Juga menarik: model budaya bawang.
Literatur
Barmeyer, Christoph (2012): Taschenlexikon Interkulturalität. Göttingen: Vandenhoeck & Ruprecht.
European Modular Programme for Intercultural Learning in Teacher Education EMIL 2006. Kompetensi Interkultural di Sekolah Dasar. http://www.emil.ikk.lmu.de/deutch/ Handbuch-EMIL-Volltext.pdf [15.03.2017].
Irmer, Marion (2002): Bermain & Belajar Antar Budaya.

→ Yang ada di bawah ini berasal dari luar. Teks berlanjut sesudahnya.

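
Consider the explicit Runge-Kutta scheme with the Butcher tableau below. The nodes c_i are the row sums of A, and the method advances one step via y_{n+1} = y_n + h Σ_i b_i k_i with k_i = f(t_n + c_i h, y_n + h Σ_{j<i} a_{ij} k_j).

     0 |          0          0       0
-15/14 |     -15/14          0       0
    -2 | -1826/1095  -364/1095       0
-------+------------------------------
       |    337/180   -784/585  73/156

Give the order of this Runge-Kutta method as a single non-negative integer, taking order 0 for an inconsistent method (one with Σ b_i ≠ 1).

3

b = (337/180, -784/585, 73/156)
c = (0, -15/14, -2)
Ac = (0, 0, 26/73)
Σ b_i: 337/180·1 + (-784/585)·1 + 73/156·1 = 1 ✓
b·c: (-784/585)·(-15/14) + 73/156·(-2) = 1/2 ✓
b·c²: (-784/585)·225/196 + 73/156·4 = 1/3 ✓
b·Ac: 73/156·26/73 = 1/6 ✓; 3 stages ⇒ order 3.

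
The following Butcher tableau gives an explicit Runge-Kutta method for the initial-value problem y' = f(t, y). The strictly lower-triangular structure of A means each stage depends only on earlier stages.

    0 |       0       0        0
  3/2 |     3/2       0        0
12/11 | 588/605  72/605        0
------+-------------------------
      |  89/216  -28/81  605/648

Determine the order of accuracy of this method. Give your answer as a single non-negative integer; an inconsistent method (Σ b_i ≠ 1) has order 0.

b = (89/216, -28/81, 605/648)
c = (0, 3/2, 12/11)
Ac = (0, 0, 108/605)
Σ b_i: 89/216·1 + (-28/81)·1 + 605/648·1 = 1 ✓
b·c: (-28/81)·3/2 + 605/648·12/11 = 1/2 ✓
b·c²: (-28/81)·9/4 + 605/648·144/121 = 1/3 ✓
b·Ac: 605/648·108/605 = 1/6 ✓; 3 stages ⇒ order 3.

3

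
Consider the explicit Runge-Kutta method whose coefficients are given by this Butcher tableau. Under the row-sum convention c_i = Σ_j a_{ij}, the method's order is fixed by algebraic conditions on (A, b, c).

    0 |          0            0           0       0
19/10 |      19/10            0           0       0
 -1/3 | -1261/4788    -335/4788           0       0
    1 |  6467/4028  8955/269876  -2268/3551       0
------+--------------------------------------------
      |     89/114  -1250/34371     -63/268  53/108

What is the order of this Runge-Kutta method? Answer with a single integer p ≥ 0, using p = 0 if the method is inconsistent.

b = (89/114, -1250/34371, -63/268, 53/108)
c = (0, 19/10, -1/3, 1)
Ac = (0, 0, -67/504, 117/424)
Σ b_i: 89/114·1 + (-1250/34371)·1 + (-63/268)·1 + 53/108·1 = 1 ✓
b·c: (-1250/34371)·19/10 + (-63/268)·(-1/3) + 53/108·1 = 1/2 ✓
b·c²: (-1250/34371)·361/100 + (-63/268)·1/9 + 53/108·1 = 1/3 ✓
b·Ac: (-63/268)·(-67/504) + 53/108·117/424 = 1/6 ✓
b·c³: (-1250/34371)·6859/1000 + (-63/268)·(-1/27) + 53/108·1 = 1/4 ✓
b·(c∘Ac): (-63/268)·67/1512 + 53/108·117/424 = 1/8 ✓
b·Ac²: (-63/268)·(-1273/5040) + 53/108·207/4240 = 1/12 ✓
b·A²c: 53/108·9/106 = 1/24 ✓; 4 stages ⇒ order 4.

4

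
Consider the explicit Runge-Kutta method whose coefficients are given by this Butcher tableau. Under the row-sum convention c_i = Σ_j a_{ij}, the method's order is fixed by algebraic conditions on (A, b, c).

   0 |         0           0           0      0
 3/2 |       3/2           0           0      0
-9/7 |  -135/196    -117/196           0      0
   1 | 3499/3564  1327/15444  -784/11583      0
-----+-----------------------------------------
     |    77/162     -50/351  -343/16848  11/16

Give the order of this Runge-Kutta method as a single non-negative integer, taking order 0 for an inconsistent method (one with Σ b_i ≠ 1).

4

b = (77/162, -50/351, -343/16848, 11/16)
c = (0, 3/2, -9/7, 1)
Ac = (0, 0, -351/392, 19/88)
Σ b_i: 77/162·1 + (-50/351)·1 + (-343/16848)·1 + 11/16·1 = 1 ✓
b·c: (-50/351)·3/2 + (-343/16848)·(-9/7) + 11/16·1 = 1/2 ✓
b·c²: (-50/351)·9/4 + (-343/16848)·81/49 + 11/16·1 = 1/3 ✓
b·Ac: (-343/16848)·(-351/392) + 11/16·19/88 = 1/6 ✓
b·c³: (-50/351)·27/8 + (-343/16848)·(-729/343) + 11/16·1 = 1/4 ✓
b·(c∘Ac): (-343/16848)·3159/2744 + 11/16·19/88 = 1/8 ✓
b·Ac²: (-343/16848)·(-1053/784) + 11/16·43/528 = 1/12 ✓
b·A²c: 11/16·2/33 = 1/24 ✓; 4 stages ⇒ order 4.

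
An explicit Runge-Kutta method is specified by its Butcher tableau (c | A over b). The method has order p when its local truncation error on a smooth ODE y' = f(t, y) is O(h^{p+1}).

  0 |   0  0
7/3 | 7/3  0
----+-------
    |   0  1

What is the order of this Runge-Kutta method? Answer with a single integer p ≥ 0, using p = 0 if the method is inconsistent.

1

b = (0, 1)
c = (0, 7/3)
Σ b_i: 1·1 = 1 ✓
b·c: 1·7/3 = 7/3 ≠ 1/2 ⇒ order 1.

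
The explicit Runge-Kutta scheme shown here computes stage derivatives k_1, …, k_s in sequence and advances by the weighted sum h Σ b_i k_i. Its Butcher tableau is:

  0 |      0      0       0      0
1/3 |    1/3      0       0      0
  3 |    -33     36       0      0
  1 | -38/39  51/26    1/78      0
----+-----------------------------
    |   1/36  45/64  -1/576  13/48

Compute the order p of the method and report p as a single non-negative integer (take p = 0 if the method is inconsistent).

4

b = (1/36, 45/64, -1/576, 13/48)
c = (0, 1/3, 3, 1)
Ac = (0, 0, 12, 9/13)
Σ b_i: 1/36·1 + 45/64·1 + (-1/576)·1 + 13/48·1 = 1 ✓
b·c: 45/64·1/3 + (-1/576)·3 + 13/48·1 = 1/2 ✓
b·c²: 45/64·1/9 + (-1/576)·9 + 13/48·1 = 1/3 ✓
b·Ac: (-1/576)·12 + 13/48·9/13 = 1/6 ✓
b·c³: 45/64·1/27 + (-1/576)·27 + 13/48·1 = 1/4 ✓
b·(c∘Ac): (-1/576)·36 + 13/48·9/13 = 1/8 ✓
b·Ac²: (-1/576)·4 + 13/48·1/3 = 1/12 ✓
b·A²c: 13/48·2/13 = 1/24 ✓; 4 stages ⇒ order 4.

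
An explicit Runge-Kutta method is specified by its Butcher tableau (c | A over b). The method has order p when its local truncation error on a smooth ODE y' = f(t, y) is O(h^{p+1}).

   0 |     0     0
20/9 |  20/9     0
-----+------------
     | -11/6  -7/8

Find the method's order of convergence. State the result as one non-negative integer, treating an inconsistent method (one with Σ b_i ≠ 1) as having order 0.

b = (-11/6, -7/8)
c = (0, 20/9)
Σ b_i: (-11/6)·1 + (-7/8)·1 = -65/24 ≠ 1 ⇒ order 0.

0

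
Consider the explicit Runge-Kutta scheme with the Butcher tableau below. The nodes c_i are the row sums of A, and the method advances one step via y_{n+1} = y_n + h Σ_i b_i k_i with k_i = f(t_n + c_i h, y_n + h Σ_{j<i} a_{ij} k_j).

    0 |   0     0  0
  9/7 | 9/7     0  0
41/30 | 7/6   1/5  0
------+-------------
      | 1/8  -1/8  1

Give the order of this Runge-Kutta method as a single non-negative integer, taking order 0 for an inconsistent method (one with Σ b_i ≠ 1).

b = (1/8, -1/8, 1)
c = (0, 9/7, 41/30)
Ac = (0, 0, 9/35)
Σ b_i: 1/8·1 + (-1/8)·1 + 1·1 = 1 ✓
b·c: (-1/8)·9/7 + 1·41/30 = 1013/840 ≠ 1/2 ⇒ order 1.

1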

Solusi-solusi praktis. Kissing: WEKA Media.
Wiechelmann, Sarah (2013): Apakah itu kesalahpahaman antarbudaya? Tentang bahaya kehilangan pandangan terhadap seseorang karena budaya. Dalam: Kumbier, Dagmar/ Schulz von Thun, Friedemann (eds.): Interkulturelle Kommunikation. Metode, Model, Contoh. 6 ed. Reinbek bei Hamburg: Rowohlt Verlag, 323-335.
Yousefi, Hamid Reza (2014): Konsep-konsep dasar komunikasi antarbudaya. Munich: UVK.